Chiusi le mie tantissime valigie e partii per tornare a Torino il 22 settembre del 1999, esattamente un anno dopo il mio arrivo là. La borsa che avevo vinto era di dieci mesi, quindi in teoria sarei dovuta tornare a luglio ma onestamente come avrei potuto lasciare Lisbona all’inizio dell’estate?
Decisi un giorno di giugno, ero in giro per l’Alfama con la mia amica Lucia, anche lei in Erasmus lì.
Fu lei a dirmi «Vale ma perché non resti fino a settembre?». Io non avevo mai davvero pensato di poter prolungare il mio soggiorno: stavano andando via tutti i miei amici, le lezioni in facoltà erano finite, mi sembrava normale, naturale, che il mio Erasmus si chiudesse.
«Passiamo l’estate qua, magari ci troviamo un lavoro nel Bairro Alto, a settembre diamo qualche altro esame, e poi ci salutiamo. Che ne dici?»
Era l’ennesimo giorno di sole a Lisbona. Davanti a me, oltre le spalle di Lucia – me lo ricordo come fosse ieri – c’era la salita che porta al Castelo de São Jorge, e più in alto quel cielo azzurro che mi aveva accompagnata per quasi tutto l’anno. Pensai che sarebbe stato difficile dirlo ai miei genitori. Pensai che forse avrei avuto voglia di vedere i miei amici italiani.
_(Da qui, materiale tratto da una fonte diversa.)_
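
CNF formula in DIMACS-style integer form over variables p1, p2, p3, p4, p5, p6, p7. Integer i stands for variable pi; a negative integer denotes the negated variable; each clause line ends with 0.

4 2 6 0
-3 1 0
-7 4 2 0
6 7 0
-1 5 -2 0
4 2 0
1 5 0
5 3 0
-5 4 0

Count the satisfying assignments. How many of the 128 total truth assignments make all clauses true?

21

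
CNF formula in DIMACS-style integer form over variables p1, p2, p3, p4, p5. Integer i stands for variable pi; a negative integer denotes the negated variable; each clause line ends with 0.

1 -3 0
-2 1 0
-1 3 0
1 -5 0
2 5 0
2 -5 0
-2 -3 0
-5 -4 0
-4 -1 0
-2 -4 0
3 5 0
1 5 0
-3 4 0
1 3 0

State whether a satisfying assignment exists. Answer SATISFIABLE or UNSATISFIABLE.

p1 = True:
  propagation gives p3=True, p2=False, p5=True; an empty clause results — contradiction.
p1 = False:
  propagation gives p3=False; an empty clause results — contradiction.
Every branch closes, so no satisfying assignment exists.

UNSATISFIABLE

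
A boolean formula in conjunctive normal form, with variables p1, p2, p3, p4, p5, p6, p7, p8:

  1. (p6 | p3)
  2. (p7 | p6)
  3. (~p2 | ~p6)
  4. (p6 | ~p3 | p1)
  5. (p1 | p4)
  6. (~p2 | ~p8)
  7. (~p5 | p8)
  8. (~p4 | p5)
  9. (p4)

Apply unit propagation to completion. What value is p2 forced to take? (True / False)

False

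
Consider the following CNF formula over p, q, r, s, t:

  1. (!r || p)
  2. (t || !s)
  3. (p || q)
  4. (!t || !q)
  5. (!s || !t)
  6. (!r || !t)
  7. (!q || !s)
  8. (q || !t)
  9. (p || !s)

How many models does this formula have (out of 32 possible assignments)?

5

Satisfying assignments:
  p=F q=T r=F s=F t=F
  p=T q=F r=F s=F t=F
  p=T q=F r=T s=F t=F
  p=T q=T r=F s=F t=F
  p=T q=T r=T s=F t=F
That's 5 in total.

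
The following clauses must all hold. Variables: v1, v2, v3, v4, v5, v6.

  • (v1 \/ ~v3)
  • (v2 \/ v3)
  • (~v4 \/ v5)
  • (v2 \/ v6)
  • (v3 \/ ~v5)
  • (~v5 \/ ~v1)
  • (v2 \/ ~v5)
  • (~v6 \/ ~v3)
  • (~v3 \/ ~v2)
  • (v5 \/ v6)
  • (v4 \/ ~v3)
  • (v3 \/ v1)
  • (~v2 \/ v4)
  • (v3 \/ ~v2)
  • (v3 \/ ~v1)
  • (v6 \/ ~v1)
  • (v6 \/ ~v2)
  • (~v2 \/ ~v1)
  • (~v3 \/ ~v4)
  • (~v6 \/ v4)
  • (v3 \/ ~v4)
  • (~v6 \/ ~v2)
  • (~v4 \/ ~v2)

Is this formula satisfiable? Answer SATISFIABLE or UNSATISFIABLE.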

Pensai che la mia borsa di studio stava finendo, e che avrei dovuto chiedere soldi alla mia famiglia.
E poi per fortuna pensai anche che tutto si sarebbe potuto aggiustare: la reazione dei miei genitori, gli amici, i soldi, ma una sola cosa non si sarebbe potuta aggiustare: il mio tempo lì. Il mio tempo lì sarebbe finito una volta messo piede sull’aereo, il decollo da Lisbona avrebbe significato la fine del mio Erasmus, e sì, sarei potuta tornare altre centomila volte ma non sarebbe più stato, appunto, il mio Erasmus.
Dissi a Lucia che ci avrei pensato, e poi tornai a casa.
Casa era Casa Castilho, l’appartamento in cui avevo abitato in tutti quei mesi, quell’enorme casa fatta di quattordici stanze, due sale, due cucine, tre bagni (un po’ pochi tre bagni per quattordici persone, vero?), gli azulejos bianchi e azzurri alle pareti della cucina, Ash, il cane, sempre sdraiato davanti all’entrata, il citofono che non era un citofono ma un cordino con attaccato un campanello, Dona Irene che abitava al piano sotto e che ogni giorno veniva a fare le pulizie per Ico, il proprietario, e se le restava tempo anche per noi, ma che soprattutto veniva a raccontarci le storie di Lisbona, della dittatura, della rivoluzione, e quanto è cambiato il mondo, tu não imaginas, menina.
Entrai in camera, presi il cellulare e scrissi un sms alla mia mamma.
Mi puoi chiamare per favore? Sono a casa fino a stasera.
Dopo poco sentii lo squillo del telefono arrivare dal fondo del corridoio e poi la voce di Amparo che diceva Vale, telefone!. Corsi a rispondere, e cominciai subito a parlare. Dissi la verità. Dissi che volevo restare ancora. Che non avrei potuto immaginare vacanze migliori di quelle: a Lisbona, con il sole e l’oceano a due passi, con gli amici che sarebbero rimasti. E dissi anche che avrei cercato un lavoro, così non avrebbero dovuto mandarmi troppi soldi. E poi sì, certo, avrei dato altri esami a settembre.
Non trovai mai un lavoro, e la realtà è che non lo cercai neppure. I miei genitori mi dissero «Goditi l’estate e gli ultimi mesi lì, ti diamo noi quanto ti serve per stare bene. Ce li ridarai poi», e davvero li resi tutti, fino all’ultimo centesimo, nei mesi successivi.
Furono due mesi bellissimi di nuove amicizie, di serate che si concludevano puntualmente a mezzogiorno del giorno dopo, di passeggiate sotto quel cielo azzurro.
Mi capitò anche di innamorarmi.
E poi, dopo altri quattro esami passati i primi di settembre, mi ritrovai di nuovo con le valigie davanti. Non riuscivo a pensare di poter tornare a Torino in aereo, mi sembrava un distacco troppo netto, quindi prenotai l’autobus: Lisbona – Valladolid, una notte lì con i miei due ex compagni di casa Carlos e Susana, e poi in treno fino a Barcellona, e poi da Barcellona su un altro treno, di notte, per Torino.
Alla stazione di Porta Susa c’erano i miei genitori, erano le sette del mattino, e l’aria era fresca.
Li abbracciai.
Ora il tempo avrebbe dovuto aggiustare la mia malinconia.